Many of Burma’s wealthy businessmen and women were awarded the dishonor thanks to their links to the former military regime, often for using their connections to notorious hardliners for personal financial gain. But if the United States was ready to forgive Win Aung, who according to a 2007 US diplomatic cable published by Wikileaks supported the Than Shwe regime and “used his contacts with the senior generals to amass and maintain his fortune,” why wouldn’t the rest of them be eligible for removal from the list?
What is most encouraging for the so-called “cronies” is the fast-tracked approach of reengagement with the Burmese government since President Thein Sein assumed power in 2011. The United States began to ease its near-total ban on business with Burma in 2012, and Win Aung is the first businessman to be removed from the SDN list after relations started to warm. While two others have been added to the list—Lt-Gen Thein Htay was blacklisted in 2013 for involvement in arms deals with North Korea, and ruling party lawmaker Aung Thaung was added last year for undermining reforms and “perpetuating violence”—none of Burma’s business elites have since been added to America’s wall of shame.

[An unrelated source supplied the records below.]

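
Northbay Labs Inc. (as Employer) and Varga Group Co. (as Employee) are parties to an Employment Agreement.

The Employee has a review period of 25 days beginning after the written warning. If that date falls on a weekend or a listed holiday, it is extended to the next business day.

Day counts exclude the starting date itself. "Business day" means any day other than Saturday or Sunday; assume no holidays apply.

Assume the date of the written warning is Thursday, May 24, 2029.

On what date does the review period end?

June 18, 2029

The last day of the review period: 25 calendar days after May 24, 2029 is June 18, 2029. June 18, 2029 is a Monday, so no roll-forward applies.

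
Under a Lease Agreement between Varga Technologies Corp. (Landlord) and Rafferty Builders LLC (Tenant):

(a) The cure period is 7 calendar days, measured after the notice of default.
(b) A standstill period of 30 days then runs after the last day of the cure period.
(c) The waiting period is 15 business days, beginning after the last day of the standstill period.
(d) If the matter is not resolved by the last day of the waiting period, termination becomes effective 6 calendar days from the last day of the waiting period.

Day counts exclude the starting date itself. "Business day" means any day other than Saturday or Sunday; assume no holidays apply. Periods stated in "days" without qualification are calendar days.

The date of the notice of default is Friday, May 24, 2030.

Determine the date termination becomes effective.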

Hence, delisting Win Aung, a well-connected tycoon and head of Burma’s largest business association, the Union of Myanmar Federation of Chambers of Commerce and Industry (UMFCCI), could indicate that the United States is eager to do business in Burma so as not to fall behind other Western markets rushing to invest.
The US Treasury Department said in a statement that Win Aung was delisted because he had “taken steps to support reform.” With little further explanation or context, this statement could mean just about anything. For instance, this could easily be interpreted as, “we don’t care what you did in the past, so long as you aren’t connected to North Korea. Just mind your business, we’ll embrace you.”

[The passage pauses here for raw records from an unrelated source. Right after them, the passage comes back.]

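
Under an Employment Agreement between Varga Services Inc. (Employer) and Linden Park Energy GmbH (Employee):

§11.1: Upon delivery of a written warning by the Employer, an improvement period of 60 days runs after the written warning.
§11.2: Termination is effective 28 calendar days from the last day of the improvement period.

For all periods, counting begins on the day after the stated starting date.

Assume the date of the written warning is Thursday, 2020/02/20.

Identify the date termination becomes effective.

2020/05/18

The last day of the improvement period: 60 calendar days after 2020/02/20 is 2020/04/20.
The date termination becomes effective: 2020/04/20 + 28 days = 2020/05/18.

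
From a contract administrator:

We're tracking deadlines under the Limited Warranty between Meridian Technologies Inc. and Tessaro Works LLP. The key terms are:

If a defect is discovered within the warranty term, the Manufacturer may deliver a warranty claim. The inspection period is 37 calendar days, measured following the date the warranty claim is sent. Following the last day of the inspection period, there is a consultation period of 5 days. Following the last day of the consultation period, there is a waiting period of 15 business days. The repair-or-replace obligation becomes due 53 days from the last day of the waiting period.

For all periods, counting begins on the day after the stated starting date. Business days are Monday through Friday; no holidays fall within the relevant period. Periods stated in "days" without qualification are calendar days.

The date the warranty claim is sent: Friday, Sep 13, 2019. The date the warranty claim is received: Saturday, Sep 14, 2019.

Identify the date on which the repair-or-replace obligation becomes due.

Adding 37 calendar days to Sep 13, 2019 gives Oct 20, 2019, which is the last day of the inspection period.
The last day of the consultation period: Oct 20, 2019 + 5 days = Oct 25, 2019.
The last day of the waiting period: counting 15 business days from Friday, Oct 25, 2019 (Oct 28, Oct 29, Oct 30, Oct 31, …, Nov 13, Nov 14, Nov 15, skipping weekends) reaches Friday, Nov 15, 2019.
Adding 53 calendar days to Nov 15, 2019 gives Jan 7, 2020, which is the date on which the repair-or-replace obligation becomes due.

Jan 7, 2020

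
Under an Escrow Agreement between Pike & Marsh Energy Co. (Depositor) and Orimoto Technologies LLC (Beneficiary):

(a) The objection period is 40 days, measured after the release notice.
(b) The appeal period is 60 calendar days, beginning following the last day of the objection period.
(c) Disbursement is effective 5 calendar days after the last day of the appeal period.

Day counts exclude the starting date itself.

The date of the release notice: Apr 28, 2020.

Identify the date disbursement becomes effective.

Aug 11, 2020

The last day of the objection period: Apr 28, 2020 + 40 days = Jun 7, 2020.
The last day of the appeal period: Jun 7, 2020 + 60 days = Aug 6, 2020.
The date disbursement becomes effective: 5 calendar days after Aug 6, 2020 is Aug 11, 2020.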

Choosing Win Aung for delisting is interesting for a few reasons, as there are other big-business cronies on the list that might have been just as good as a starting point. But it’s possible that he was delisted because he is chairman of the UMFCCI, which represents more than 10,000 domestic companies.
If the US Treasury intends to remove more businesspeople from the list, which it appears inclined to do, it should be mindful that many of those people are highly suspected of involvement in drug trafficking and money laundering—crimes that were pervasive under the former regime, and from which they are still reaping benefit.
These cronies have disguised themselves as businesspeople; construction, trading, you name it. Many have ties to some ethnic militias notorious for drug-running along Burma’s eastern border. Hopefully, the US government takes these allegations seriously, and doesn’t want its own entrepreneurs entering into deals with drug kingpins in suits.
And then there are others on the list with known links to human rights abuse, land confiscation and environmental damage. Win Aung could be considered one of them, as he was granted enormous logging concessions in protected areas under the former regime.
That being the case, the US Treasury ought to take great care in approving “businesspeople” for removal from the blacklist. If not, it could—inadvertently or otherwise—be helping the bad guys get rich while the rest are left to suffer the consequences of decades of irresponsible business.